Our results do differ from some other studies," Zervos told a news conference. "What we think was important in ours ...
is that patients were treated early. For hydroxychloroquine to have a benefit, it needs to begin before the patients begin to suffer some of the severe immune reactions that patients can have with Covid," he added.
Much more work needs to be done to elucidate what the final treatment plan should be for Covid-19," Kalkanis added. "But we feel ... that these are critically important results to add to the mix of how we move forward if there's a second surge, and in relevant other parts of the world. Now we can help people combat this disease and to reduce the mortality rate."
Zervos said
hydroxychloroquine can help interfere with the virus directly and also reduces inflammation.
The Henry Ford team wrote that 82% of their patients received hydroxychloroquine within the first 24 hours of admission, and 91% within the first 48 hours of admission.

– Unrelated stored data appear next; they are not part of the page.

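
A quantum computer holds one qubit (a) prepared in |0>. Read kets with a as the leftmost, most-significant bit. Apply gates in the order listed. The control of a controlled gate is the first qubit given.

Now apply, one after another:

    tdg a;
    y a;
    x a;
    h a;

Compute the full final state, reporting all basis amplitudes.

The resulting statevector has amplitude sqrt(2)*I/2 on |0>, sqrt(2)*I/2 on |1>.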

They wrote that in comparison, a study of patients at 25 New York hospitals started taking the drug "at any time during their hospitalization."
But patients in that New York study, published in May in the Journal of the American Medical Association, started taking hydroxychloroquine on average one day after being hospitalized.
While helpful, observational studies are not as valuable as controlled clinical trials. Considered the gold standard in medicine, patients in a clinical trial are randomly assigned to take either the drug or a placebo, which is a treatment that does nothing. Doctors then follow the patients to see how they fare.